During my debugging efforts I also found that using the horovod launching method on a single gpu is faster than vanilla pytorch on a single gpu (no DDP code). This is very strange. In other words, my training epoch is twice as fast if I do this mpirun -allow-run-as-root -np 1 -H localhost:1 -x MASTER_ADDR=127.0.0.1 -x MASTER_PORT=23457 -x HOROVOD_TIMELINE=/tmp/timeline.json -x OMP_NUM_THREADS=1 -x KMP_AFFINITY='granularity=fine,compact,1,0' -bind-to none python scripts/train_horovod.py than if I do this python scripts/train_singlegpu.py.

Set up:
My DDP code follows the official guidelines and I’ve used DDP successfully in the past. The main specificity of my codebase is that my dataset class loads the nuscenes-devkit, which takes a lot of system memory. I share this object between the validation and training datasets using a global variable.

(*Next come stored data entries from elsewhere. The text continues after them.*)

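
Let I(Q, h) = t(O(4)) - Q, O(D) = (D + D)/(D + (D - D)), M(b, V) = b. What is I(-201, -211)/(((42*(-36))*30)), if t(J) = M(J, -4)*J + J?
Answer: -23/5040 ≈ -0.0045635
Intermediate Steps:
O(D) = 2 (O(D) = (2*D)/(D + 0) = (2*D)/D = 2)
t(J) = J + J² (t(J) = J*J + J = J² + J = J + J²)
I(Q, h) = 6 - Q (I(Q, h) = 2*(1 + 2) - Q = 2*3 - Q = 6 - Q)
I(-201, -211)/(((42*(-36))*30)) = (6 - 1*(-201))/(((42*(-36))*30)) = (6 + 201)/((-1512*30)) = 207/(-45360) = 207*(-1/45360) = -23/5040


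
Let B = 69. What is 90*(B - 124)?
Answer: -4950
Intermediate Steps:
90*(B - 124) = 90*(69 - 124) = 90*(-55) = -4950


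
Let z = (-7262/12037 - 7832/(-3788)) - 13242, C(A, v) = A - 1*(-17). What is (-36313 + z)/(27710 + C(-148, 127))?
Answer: -564862686313/314374096581 ≈ -1.7968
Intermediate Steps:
C(A, v) = 17 + A (C(A, v) = A + 17 = 17 + A)
z = -150929383106/11399039 (z = (-7262*1/12037 - 7832*(-1/3788)) - 13242 = (-7262/12037 + 1958/947) - 13242 = 16691332/11399039 - 13242 = -150929383106/11399039 ≈ -13241.)
(-36313 + z)/(27710 + C(-148, 127)) = (-36313 - 150929383106/11399039)/(27710 + (17 - 148)) = -564862686313/(11399039*(27710 - 131)) = -564862686313/11399039/27579 = -564862686313/11399039*1/27579 = -564862686313/314374096581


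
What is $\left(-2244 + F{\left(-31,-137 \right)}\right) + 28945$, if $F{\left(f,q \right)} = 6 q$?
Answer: $25879$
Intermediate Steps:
$\left(-2244 + F{\left(-31,-137 \right)}\right) + 28945 = \left(-2244 + 6 \left(-137\right)\right) + 28945 = \left(-2244 - 822\right) + 28945 = -3066 + 28945 = 25879$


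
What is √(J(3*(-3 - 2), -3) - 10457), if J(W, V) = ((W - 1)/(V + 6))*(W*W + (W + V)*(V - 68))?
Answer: 7*I*√377 ≈ 135.92*I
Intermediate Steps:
J(W, V) = (-1 + W)*(W² + (-68 + V)*(V + W))/(6 + V) (J(W, V) = ((-1 + W)/(6 + V))*(W² + (V + W)*(-68 + V)) = ((-1 + W)/(6 + V))*(W² + (-68 + V)*(V + W)) = (-1 + W)*(W² + (-68 + V)*(V + W))/(6 + V))
√(J(3*(-3 - 2), -3) - 10457) = √(((3*(-3 - 2))³ - 1*(-3)² - 69*9*(-3 - 2)² + 68*(-3) + 68*(3*(-3 - 2)) - 3*9*(-3 - 2)² + (3*(-3 - 2))*(-3)² - 69*(-3)*3*(-3 - 2))/(6 - 3) - 10457) = √(((3*(-5))³ - 1*9 - 69*(3*(-5))² - 204 + 68*(3*(-5)) - 3*(3*(-5))² + (3*(-5))*9 - 69*(-3)*3*(-5))/3 - 10457) = √(((-15)³ - 9 - 69*(-15)² - 204 + 68*(-15) - 3*(-15)² - 15*9 - 69*(-3)*(-15))/3 - 10457) = √((-3375 - 9 - 69*225 - 204 - 1020 - 3*225 - 135 - 3105)/3 - 10457) = √((-3375 - 9 - 15525 - 204 - 1020 - 675 - 135 - 3105)/3 - 10457) = √((⅓)*(-24048) - 10457) = √(-8016 - 10457) = √(-18473) = 7*I*√377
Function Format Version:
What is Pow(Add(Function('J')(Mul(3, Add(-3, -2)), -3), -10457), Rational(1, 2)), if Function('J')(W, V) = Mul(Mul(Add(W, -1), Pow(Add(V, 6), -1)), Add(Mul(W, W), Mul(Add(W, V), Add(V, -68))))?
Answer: Mul(7, I, Pow(377, Rational(1, 2))) ≈ Mul(135.92, I)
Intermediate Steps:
Function('J')(W, V) = Mul(Pow(Add(6, V), -1), Add(-1, W), Add(Pow(W, 2), Mul(Add(-68, V), Add(V, W)))) (Function('J')(W, V) = Mul(Mul(Add(-1, W), Pow(Add(6, V), -1)), Add(Pow(W, 2), Mul(Add(V, W), Add(-68, V)))) = Mul(Mul(Pow(Add(6, V), -1), Add(-1, W)), Add(Pow(W, 2), Mul(Add(-68, V), Add(V, W)))) = Mul(Pow(Add(6, V), -1), Add(-1, W), Add(Pow(W, 2), Mul(Add(-68, V), Add(V, W)))))
Pow(Add(Function('J')(Mul(3, Add(-3, -2)), -3), -10457), Rational(1, 2)) = Pow(Add(Mul(Pow(Add(6, -3), -1), Add(Pow(Mul(3, Add(-3, -2)), 3), Mul(-1, Pow(-3, 2)), Mul(-69, Pow(Mul(3, Add(-3, -2)), 2)), Mul(68, -3), Mul(68, Mul(3, Add(-3, -2))), Mul(-3, Pow(Mul(3, Add(-3, -2)), 2)), Mul(Mul(3, Add(-3, -2)), Pow(-3, 2)), Mul(-69, -3, Mul(3, Add(-3, -2))))), -10457), Rational(1, 2)) = Pow(Add(Mul(Pow(3, -1), Add(Pow(Mul(3, -5), 3), Mul(-1, 9), Mul(-69, Pow(Mul(3, -5), 2)), -204, Mul(68, Mul(3, -5)), Mul(-3, Pow(Mul(3, -5), 2)), Mul(Mul(3, -5), 9), Mul(-69, -3, Mul(3, -5)))), -10457), Rational(1, 2)) = Pow(Add(Mul(Rational(1, 3), Add(Pow(-15, 3), -9, Mul(-69, Pow(-15, 2)), -204, Mul(68, -15), Mul(-3, Pow(-15, 2)), Mul(-15, 9), Mul(-69, -3, -15))), -10457), Rational(1, 2)) = Pow(Add(Mul(Rational(1, 3), Add(-3375, -9, Mul(-69, 225), -204, -1020, Mul(-3, 225), -135, -3105)), -10457), Rational(1, 2)) = Pow(Add(Mul(Rational(1, 3), Add(-3375, -9, -15525, -204, -1020, -675, -135, -3105)), -10457), Rational(1, 2)) = Pow(Add(Mul(Rational(1, 3), -24048), -10457), Rational(1, 2)) = Pow(Add(-8016, -10457), Rational(1, 2)) = Pow(-18473, Rational(1, 2)) = Mul(7, I, Pow(377, Rational(1, 2)))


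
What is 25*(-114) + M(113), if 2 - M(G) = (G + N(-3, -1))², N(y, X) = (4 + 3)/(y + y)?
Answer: -552769/36 ≈ -15355.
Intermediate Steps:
N(y, X) = 7/(2*y) (N(y, X) = 7/((2*y)) = 7*(1/(2*y)) = 7/(2*y))
M(G) = 2 - (-7/6 + G)² (M(G) = 2 - (G + (7/2)/(-3))² = 2 - (G + (7/2)*(-⅓))² = 2 - (G - 7/6)² = 2 - (-7/6 + G)²)
25*(-114) + M(113) = 25*(-114) + (2 - (-7 + 6*113)²/36) = -2850 + (2 - (-7 + 678)²/36) = -2850 + (2 - 1/36*671²) = -2850 + (2 - 1/36*450241) = -2850 + (2 - 450241/36) = -2850 - 450169/36 = -552769/36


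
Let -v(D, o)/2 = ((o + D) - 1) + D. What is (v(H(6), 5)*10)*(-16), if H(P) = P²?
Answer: 24320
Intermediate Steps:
v(D, o) = 2 - 4*D - 2*o (v(D, o) = -2*(((o + D) - 1) + D) = -2*(((D + o) - 1) + D) = -2*((-1 + D + o) + D) = -2*(-1 + o + 2*D) = 2 - 4*D - 2*o)
(v(H(6), 5)*10)*(-16) = ((2 - 4*6² - 2*5)*10)*(-16) = ((2 - 4*36 - 10)*10)*(-16) = ((2 - 144 - 10)*10)*(-16) = -152*10*(-16) = -1520*(-16) = 24320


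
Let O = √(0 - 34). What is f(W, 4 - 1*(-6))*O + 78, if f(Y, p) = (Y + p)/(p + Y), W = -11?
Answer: 78 + I*√34 ≈ 78.0 + 5.831*I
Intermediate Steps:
f(Y, p) = 1 (f(Y, p) = (Y + p)/(Y + p) = 1)
O = I*√34 (O = √(-34) = I*√34 ≈ 5.8309*I)
f(W, 4 - 1*(-6))*O + 78 = 1*(I*√34) + 78 = I*√34 + 78 = 78 + I*√34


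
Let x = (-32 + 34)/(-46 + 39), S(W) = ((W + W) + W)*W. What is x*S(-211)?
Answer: -267126/7 ≈ -38161.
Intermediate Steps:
S(W) = 3*W² (S(W) = (2*W + W)*W = (3*W)*W = 3*W²)
x = -2/7 (x = 2/(-7) = 2*(-⅐) = -2/7 ≈ -0.28571)
x*S(-211) = -6*(-211)²/7 = -6*44521/7 = -2/7*133563 = -267126/7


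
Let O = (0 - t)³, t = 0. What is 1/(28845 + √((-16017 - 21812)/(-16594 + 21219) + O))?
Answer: 133408125/3848157403454 - 5*I*√6998365/3848157403454 ≈ 3.4668e-5 - 3.4373e-9*I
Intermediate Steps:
O = 0 (O = (0 - 1*0)³ = (0 + 0)³ = 0³ = 0)
1/(28845 + √((-16017 - 21812)/(-16594 + 21219) + O)) = 1/(28845 + √((-16017 - 21812)/(-16594 + 21219) + 0)) = 1/(28845 + √(-37829/4625 + 0)) = 1/(28845 + √(-37829/4625)) = 1/(28845 + I*√6998365/925)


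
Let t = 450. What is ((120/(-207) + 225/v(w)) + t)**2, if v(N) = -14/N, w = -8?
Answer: 77935888900/233289 ≈ 3.3407e+5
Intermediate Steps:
((120/(-207) + 225/v(w)) + t)**2 = ((120/(-207) + 225/((-14/(-8)))) + 450)**2 = ((120*(-1/207) + 225/((-14*(-1/8)))) + 450)**2 = ((-40/69 + 225/(7/4)) + 450)**2 = ((-40/69 + 225*(4/7)) + 450)**2 = ((-40/69 + 900/7) + 450)**2 = (61820/483 + 450)**2 = (279170/483)**2 = 77935888900/233289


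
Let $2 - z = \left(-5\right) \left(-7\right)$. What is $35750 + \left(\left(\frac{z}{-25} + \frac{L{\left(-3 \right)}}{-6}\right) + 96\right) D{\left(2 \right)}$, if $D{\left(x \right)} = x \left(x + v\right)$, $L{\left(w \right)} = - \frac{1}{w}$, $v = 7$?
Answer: $\frac{937519}{25} \approx 37501.0$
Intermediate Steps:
$D{\left(x \right)} = x \left(7 + x\right)$ ($D{\left(x \right)} = x \left(x + 7\right) = x \left(7 + x\right)$)
$z = -33$ ($z = 2 - \left(-5\right) \left(-7\right) = 2 - 35 = -33$)
$35750 + \left(\left(\frac{z}{-25} + \frac{L{\left(-3 \right)}}{-6}\right) + 96\right) D{\left(2 \right)} = 35750 + \left(\left(- \frac{33}{-25} + \frac{\left(-1\right) \frac{1}{-3}}{-6}\right) + 96\right) 2 \left(7 + 2\right) = 35750 + \left(\left(\left(-33\right) \left(- \frac{1}{25}\right) + \left(-1\right) \left(- \frac{1}{3}\right) \left(- \frac{1}{6}\right)\right) + 96\right) 2 \cdot 9 = 35750 + \left(\left(\frac{33}{25} + \frac{1}{3} \left(- \frac{1}{6}\right)\right) + 96\right) 18 = 35750 + \left(\left(\frac{33}{25} - \frac{1}{18}\right) + 96\right) 18 = 35750 + \left(\frac{569}{450} + 96\right) 18 = 35750 + \frac{43769}{450} \cdot 18 = 35750 + \frac{43769}{25} = \frac{937519}{25}$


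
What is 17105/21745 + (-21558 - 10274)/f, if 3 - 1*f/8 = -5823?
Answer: 2626075/25337274 ≈ 0.10364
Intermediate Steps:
f = 46608 (f = 24 - 8*(-5823) = 24 + 46584 = 46608)
17105/21745 + (-21558 - 10274)/f = 17105/21745 + (-21558 - 10274)/46608 = 17105*(1/21745) - 31832*1/46608 = 3421/4349 - 3979/5826 = 2626075/25337274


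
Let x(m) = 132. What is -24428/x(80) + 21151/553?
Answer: -2679188/18249 ≈ -146.81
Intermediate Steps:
-24428/x(80) + 21151/553 = -24428/132 + 21151/553 = -24428*1/132 + 21151*(1/553) = -6107/33 + 21151/553 = -2679188/18249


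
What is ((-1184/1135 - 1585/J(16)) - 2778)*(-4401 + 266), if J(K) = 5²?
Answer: 2668045071/227 ≈ 1.1754e+7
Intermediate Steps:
J(K) = 25
((-1184/1135 - 1585/J(16)) - 2778)*(-4401 + 266) = ((-1184/1135 - 1585/25) - 2778)*(-4401 + 266) = ((-1184*1/1135 - 1585*1/25) - 2778)*(-4135) = ((-1184/1135 - 317/5) - 2778)*(-4135) = (-73143/1135 - 2778)*(-4135) = -3226173/1135*(-4135) = 2668045071/227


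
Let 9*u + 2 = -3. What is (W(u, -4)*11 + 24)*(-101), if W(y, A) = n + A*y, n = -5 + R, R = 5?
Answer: -44036/9 ≈ -4892.9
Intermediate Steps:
u = -5/9 (u = -2/9 + (1/9)*(-3) = -2/9 - 1/3 = -5/9 ≈ -0.55556)
n = 0 (n = -5 + 5 = 0)
W(y, A) = A*y (W(y, A) = 0 + A*y = A*y)
(W(u, -4)*11 + 24)*(-101) = (-4*(-5/9)*11 + 24)*(-101) = ((20/9)*11 + 24)*(-101) = (220/9 + 24)*(-101) = (436/9)*(-101) = -44036/9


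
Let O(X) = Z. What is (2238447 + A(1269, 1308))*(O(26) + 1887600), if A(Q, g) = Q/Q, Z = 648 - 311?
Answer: 4226048801776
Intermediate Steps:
Z = 337
A(Q, g) = 1
O(X) = 337
(2238447 + A(1269, 1308))*(O(26) + 1887600) = (2238447 + 1)*(337 + 1887600) = 2238448*1887937 = 4226048801776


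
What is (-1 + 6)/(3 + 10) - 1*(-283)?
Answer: 3684/13 ≈ 283.38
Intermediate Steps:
(-1 + 6)/(3 + 10) - 1*(-283) = 5/13 + 283 = 3684/13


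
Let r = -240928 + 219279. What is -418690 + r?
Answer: -440339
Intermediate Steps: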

polo5 · October 11, 2023, 4:43pm

More specifically, this parameter is the cause of mpirun being faster than vanilla pytorch for my code:

wconstab · October 16, 2023, 8:32pm

it would help to file a github issue and include a reproducible code snippet so we can look into these issues.

In lieu of that, just off the top of my head

(1) seems a bit surprising, but it may depend on the model. DDP shouldn’t really be doing anything during model forward, but it does schedule allreduce operations during backward. if you’re profiling, you might be able to shed light on what cpu code is running.

(2) and (3) are also surprising, DDP itself is not really a trainer or a framework. it shouldn’t have control over the beginning of an epoch, and it definitely shouldn’t be importing your files. All DDP does is wrap your model code with something that schedules allreduce ops during backwards.
(4) would be good to file a bug report for if you can reproduce reliably
(5) is legitimate: the way DDP works, it needs to know which parameters to wait for gradients, and this can either be accomplished by using all the parameters (faster), or by enabling the mode to detect unused parameters (a bit slower). Note there is also a ‘static_graph=True’ option that may be worth trying if you can gaurantee your graph is indeed static

(6) again is surprising. i wonder if you’d find the same is true if you comment out the model training and just time the import of torch and your frameworks.

polo5 · February 9, 2024, 5:04pm

Thanks for sharing your thoughts.

Let me reply for the record in case someone else is looking at this in the future.

By “DDP” being slow I wasn’t being very precise, I meant “DDP+DistributedSampler” are slow, and probably the latter is to blame in this context.

I have had the same issue described above in a new codebase, and can confirm that using DPP and DistributedSampler imports my dataset.py files n_workers*n_gpus times there as well. I’m no expert but I reckon this is probably normal behaviour, and horovod may use a different way to do threading that doesn’t induce this behavior.

The difference in my new repo is that setting persistent_workers=True does help for epoch>1, and so this large inefficiency of DDP/DistributedSampler is only a problem on the first epoch, when it takes 3 minutes to even start training.

People whose cpu can’t afford persistent_workers may be stuck at extremely low speeds, especially if the dataset is pretty small and you do many epochs.